The film directed by debutante Raj Purohit is a story of four teenagers who submit to the call of glitterati, go with the flow and almost ruin their lives. It is a story about a rather delicate phase of life, a coming-of-age film which sheds light on most problems faced by teens. Be it suicidal thoughts, a heartbreak, losing one’s virginity, attraction for the glam world, the film shows all the aspects of the turbulent teenage life yet it lacks the teen essence (majorly because of the acting and the technicalities). It not only shows the mindset of the teens but also highlights the thought process of the parents. It is preachy and brings out the point that to make your child a responsible citizen, care should be taken that the child isn’t given too much of freedom and/or is pressurized too much.

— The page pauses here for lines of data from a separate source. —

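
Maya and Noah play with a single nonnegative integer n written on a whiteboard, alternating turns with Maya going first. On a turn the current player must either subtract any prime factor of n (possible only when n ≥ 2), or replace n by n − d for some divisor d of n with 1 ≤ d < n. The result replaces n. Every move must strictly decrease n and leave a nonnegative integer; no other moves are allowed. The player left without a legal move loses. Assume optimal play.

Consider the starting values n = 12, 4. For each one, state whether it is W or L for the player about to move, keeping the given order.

Build the W/L table. Terminal = L. A non-terminal position is W if it has a move to some L; otherwise it is L.
n=0: no move → L
n=1: no move → L
n=2: can move to 0, which is L ⇒ W
n=3: can move to 0, which is L ⇒ W
n=4: moves to 2(W), 3(W); every one is W ⇒ L
n=5: can move to 0, which is L ⇒ W
n=6: can move to 4, which is L ⇒ W
n=7: can move to 0, which is L ⇒ W
n=8: can move to 4, which is L ⇒ W
n=9: moves to 6(W), 8(W); every one is W ⇒ L
n=10: can move to 9, which is L ⇒ W
n=11: can move to 0, which is L ⇒ W
n=12: can move to 9, which is L ⇒ W

12: W, 4: L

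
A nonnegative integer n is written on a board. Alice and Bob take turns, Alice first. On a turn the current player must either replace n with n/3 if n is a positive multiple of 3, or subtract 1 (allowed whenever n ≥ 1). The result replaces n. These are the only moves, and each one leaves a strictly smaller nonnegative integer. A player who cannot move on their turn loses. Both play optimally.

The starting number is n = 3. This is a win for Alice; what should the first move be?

Move to 2.

Label each position W (a win for the player to move) or L (a loss). A position with no legal move is L; any other position is W exactly when some move reaches an L, and L when every move reaches a W.
n=0: no move → L
n=1: can move to 0, which is L ⇒ W
n=2: the only move is to 1(W), a W ⇒ L
n=3: can move to 2, which is L ⇒ W
From 3, the L positions reachable in one move are: 2.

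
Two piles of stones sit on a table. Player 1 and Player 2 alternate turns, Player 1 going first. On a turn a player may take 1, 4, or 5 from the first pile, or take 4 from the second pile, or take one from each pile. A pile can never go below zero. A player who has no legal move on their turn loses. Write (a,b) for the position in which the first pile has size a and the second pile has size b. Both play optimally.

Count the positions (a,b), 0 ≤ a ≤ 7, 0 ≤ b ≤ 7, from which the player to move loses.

16

Build the W/L table. Terminal = L. A non-terminal position is W if it has a move to some L; otherwise it is L.
Every move lowers a or b (never raises either), so fill the grid row by row in increasing a, and left to right within a row: each cell's successors are then already labelled.
      b=0  b=1  b=2  b=3  b=4  b=5  b=6  b=7
a=0:    L    L    L    L    W    W    W    W
a=1:    W    W    W    W    W    L    L    L
a=2:    L    L    L    L    W    W    W    W
a=3:    W    W    W    W    W    L    L    L
a=4:    W    W    W    W    L    W    W    W
a=5:    W    W    W    W    W    W    W    W
a=6:    W    W    W    W    L    W    W    W
a=7:    W    W    W    W    W    W    W    W
Cells with no legal move (terminal, hence L): (0,0), (0,1), (0,2), (0,3).
The remaining L cells, each justified by listing all of its moves:
(1,5): →(0,5)(W), (1,1)(W), (0,4)(W) — all W, so L
(1,6): →(0,6)(W), (1,2)(W), (0,5)(W) — all W, so L
(1,7): →(0,7)(W), (1,3)(W), (0,6)(W) — all W, so L
(2,0): →(1,0)(W) only, which is W, so L
(2,1): →(1,1)(W), (1,0)(W) — all W, so L
(2,2): →(1,2)(W), (1,1)(W) — all W, so L
(2,3): →(1,3)(W), (1,2)(W) — all W, so L
(3,5): →(2,5)(W), (3,1)(W), (2,4)(W) — all W, so L
(3,6): →(2,6)(W), (3,2)(W), (2,5)(W) — all W, so L
(3,7): →(2,7)(W), (3,3)(W), (2,6)(W) — all W, so L
(4,4): →(3,4)(W), (0,4)(W), (4,0)(W), (3,3)(W) — all W, so L
(6,4): →(5,4)(W), (2,4)(W), (1,4)(W), (6,0)(W), (5,3)(W) — all W, so L
Every other cell has at least one move into one of the L cells above, so it is W.
L cells per row: a=0: 4, a=1: 3, a=2: 4, a=3: 3, a=4: 1, a=5: 0, a=6: 1, a=7: 0; total 16.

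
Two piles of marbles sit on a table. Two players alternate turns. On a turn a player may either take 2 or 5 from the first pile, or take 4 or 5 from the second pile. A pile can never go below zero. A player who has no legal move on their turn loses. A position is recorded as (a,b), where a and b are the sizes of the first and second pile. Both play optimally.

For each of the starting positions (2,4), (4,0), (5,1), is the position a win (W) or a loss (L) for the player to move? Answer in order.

(2,4): L, (4,0): L, (5,1): W

Work bottom-up. With no move the player to move loses. Otherwise the position is W if at least one move leads to an L position for the opponent, and L if every move leads to a W.
No move ever increases a pile, so every position that can arise here has a ≤ 5 and b ≤ 4; it is enough to label the cells with 0 ≤ a ≤ 5 and 0 ≤ b ≤ 4.
Every move lowers a or b (never raises either), so fill the grid row by row in increasing a, and left to right within a row: each cell's successors are then already labelled.
      b=0  b=1  b=2  b=3  b=4
a=0:    L    L    L    L    W
a=1:    L    L    L    L    W
a=2:    W    W    W    W    L
a=3:    W    W    W    W    L
a=4:    L    L    L    L    W
a=5:    W    W    W    W    W
Cells with no legal move (terminal, hence L): (0,0), (0,1), (0,2), (0,3), (1,0), (1,1), (1,2), (1,3).
The remaining L cells, each justified by listing all of its moves:
(2,4): →(0,4)(W), (2,0)(W) — all W, so L
(3,4): →(1,4)(W), (3,0)(W) — all W, so L
(4,0): →(2,0)(W) only, which is W, so L
(4,1): →(2,1)(W) only, which is W, so L
(4,2): →(2,2)(W) only, which is W, so L
(4,3): →(2,3)(W) only, which is W, so L
Every other cell has at least one move into one of the L cells above, so it is W.
(2,4): one of the L cells justified above, so L
(4,0): one of the L cells justified above, so L
(5,1): the move to (0,1) reaches an L cell, so W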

Sixteen being the debut film for all the actors, their acting although looks amateurish, their efforts are still visible. A point to be noted here is that even after being the story of four teenagers; it sways a tad-bit much in favor of Tanisha (Wamiqa Gabbi) throughout the film. The character of Anu (Izabelle Leite) comes out as a girl who is too mature to be sixteen years old. As also the dubbing done for Izabelle neither matches the character nor has a proper lip-sync. Characters of writer Vikram Kapoor (Keith Sequeira) and of Nidhi (Mehak Manwani), being pivotal could have been more elaborated while Ashwin’s character (Highphill) could have been avoided or nurtured in a better way.
The film has been extensively shot in Delhi and explores the nooks and corners of this political center. However, there are some unnecessary excursions shown in the film just to bring out the Delhiite feel to the picture. The plot of the film is very good but the inapt execution messes it up. The storytelling is elusive and very predictable. Dialogues might be sappy but are an essential element to suit the plot. The use of flashback could have been done in a significant way as clubbing it with flash-forward somehow ruins the narration while making the climax dwindle. The scenes in the film, although not sleazy, are indeed bold and suggestive. Then there are voids in the film which are unnecessary and illogical (for instance the character, Ashwin, running on the street for the longest time looked like he could even break The Flying Sikh’s record!).
The music of the film is given by four musicians namely Prashant Pillai, Adam Avil, Eddie Avil and Gaurav Dagaonkar which explains why the music hasn’t turned out so well. Surely too many cooks spoil the broth! The songs are not worth-mentioning, are forced and are used so as to bring forth a new twist in the plot.
The storytelling which is clotty could have been concise and precise as dragging it to make it a 140-minutes long film, has taken away its sassy flavor. The film has a negative opening but ends on a positive note. However, there is nothing novel that the film tries to portray, same ‘ol teen troubles.